Die Mauer muss weg. Der Tag der Einheit ist ein Grund, fröhlich zu feiern. Miesepeterei bringt uns nicht weiter.

Heute machen die Deutschen das, was sie sehr gut können. Das politische Establishment gedenkt in langweiligen und schon oft so oder ähnlich gehörten Ansprachen  der Ereignisse vor 29 Jahren. Viele – vor allem Westdeutsche – werden einen Ausflug machen oder bei Netflix bingen. Und viele Ostdeutsche werden meckern und den guten alten Zeiten hinterherträumen.
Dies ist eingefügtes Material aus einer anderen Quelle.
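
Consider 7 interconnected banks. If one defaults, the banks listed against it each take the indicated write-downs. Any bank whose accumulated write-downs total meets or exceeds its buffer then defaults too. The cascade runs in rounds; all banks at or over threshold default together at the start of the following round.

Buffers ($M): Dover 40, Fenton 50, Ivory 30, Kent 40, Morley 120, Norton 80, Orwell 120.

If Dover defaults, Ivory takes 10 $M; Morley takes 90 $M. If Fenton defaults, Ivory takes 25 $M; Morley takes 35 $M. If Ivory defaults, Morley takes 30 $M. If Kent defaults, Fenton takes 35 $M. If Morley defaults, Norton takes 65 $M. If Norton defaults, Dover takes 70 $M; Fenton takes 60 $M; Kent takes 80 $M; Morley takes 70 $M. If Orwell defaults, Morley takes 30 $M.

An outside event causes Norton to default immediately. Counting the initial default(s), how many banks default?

Round 1 — Norton defaults (initial).
  Dover: +70 → 70 ≥ 40
  Fenton: +60 → 60 ≥ 50
  Kent: +80 → 80 ≥ 40
  Morley: +70 → 70 < 120
Round 2 — Dover, Fenton, Kent default.
  Ivory: +10+25 → 35 ≥ 30
  Morley: +90+35 → 195 ≥ 120
Round 3 — Ivory, Morley default.
No further defaults.

6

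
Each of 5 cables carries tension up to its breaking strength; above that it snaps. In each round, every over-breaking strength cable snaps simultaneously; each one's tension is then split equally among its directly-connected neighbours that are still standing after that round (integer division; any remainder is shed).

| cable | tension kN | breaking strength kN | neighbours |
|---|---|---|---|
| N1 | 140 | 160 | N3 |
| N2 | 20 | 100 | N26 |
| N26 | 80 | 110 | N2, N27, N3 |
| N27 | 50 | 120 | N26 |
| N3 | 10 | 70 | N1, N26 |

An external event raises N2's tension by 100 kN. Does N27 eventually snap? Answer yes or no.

Round 1 — N2 at 120 > 100. N2 snaps.
  N2 sheds 120 kN to N26: 120 each.
    N26: 80+120 = 200 > 110
Round 2 — N26 snaps.
  N26 sheds 200 kN to N27, N3: 100 each.
    N27: 50+100 = 150 > 120
    N3: 10+100 = 110 > 70
Round 3 — N27, N3 snap.
  N27 sheds 150 kN: no online neighbours, lost.
  N3 sheds 110 kN to N1: 110 each.
    N1: 140+110 = 250 > 160
Round 4 — N1 snaps.
  N1 sheds 250 kN: no online neighbours, lost.
No further breaks.

yes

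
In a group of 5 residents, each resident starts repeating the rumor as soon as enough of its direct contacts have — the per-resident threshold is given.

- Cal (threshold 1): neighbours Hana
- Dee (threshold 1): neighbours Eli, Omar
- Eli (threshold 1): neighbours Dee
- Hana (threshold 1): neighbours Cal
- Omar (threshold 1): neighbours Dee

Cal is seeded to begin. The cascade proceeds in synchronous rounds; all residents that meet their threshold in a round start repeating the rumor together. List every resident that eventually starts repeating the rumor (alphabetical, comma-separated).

Cal, Hana

Round 1 — Cal starts repeating the rumor (initial).
Round 2 — checking thresholds:
  Hana: 1 of 1 neighbours ≥ 1, starts repeating the rumor.
Round 3 — no new spreads; cascade stops.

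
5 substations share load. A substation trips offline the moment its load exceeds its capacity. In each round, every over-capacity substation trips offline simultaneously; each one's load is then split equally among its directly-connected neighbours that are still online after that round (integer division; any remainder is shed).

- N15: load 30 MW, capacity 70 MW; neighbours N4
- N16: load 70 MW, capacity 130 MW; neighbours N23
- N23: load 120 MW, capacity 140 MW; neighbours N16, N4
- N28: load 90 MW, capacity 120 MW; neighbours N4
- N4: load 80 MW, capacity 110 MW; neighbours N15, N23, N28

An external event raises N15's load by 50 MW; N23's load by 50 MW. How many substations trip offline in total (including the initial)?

Round 1 — N15 at 80 > 70; N23 at 170 > 140. N15, N23 trip offline.
  N15 sheds 80 MW to N4: 80 each.
    N4: 80+80 = 160 > 110
  N23 sheds 170 MW to N16, N4: 85 each.
    N16: 70+85 = 155 > 130
    N4: 160+85 = 245 > 110
Round 2 — N16, N4 trip offline.
  N16 sheds 155 MW: no online neighbours, lost.
  N4 sheds 245 MW to N28: 245 each.
    N28: 90+245 = 335 > 120
Round 3 — N28 trips offline.
  N28 sheds 335 MW: no online neighbours, lost.
No further trips.

5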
Weder das eine noch das andere ist dem Ereignis des 2./3.Oktober 1990 angemessen. Nach 11 Monaten einer friedlichen Revolution hatten die Bürger der DDR geschafft, was die übergroße Mehrheit wollte: die DDR wurde abgewickelt, die neuen Bundesländer Mecklenburg-Vorpommern, Brandenburg, Sachsen-Anhalt, Thüringen und Sachsen (sowie Ost-Berlin) traten der Bundesrepublik Deutschland bei. Die 17 Millionen Ostdeutschen wollten den westlichen Wohlstand, die westliche Freiheits-Form der Demokratie. Nebenbei brach der gesamte Ostblock zusammen, die UdSSR löste sich auf.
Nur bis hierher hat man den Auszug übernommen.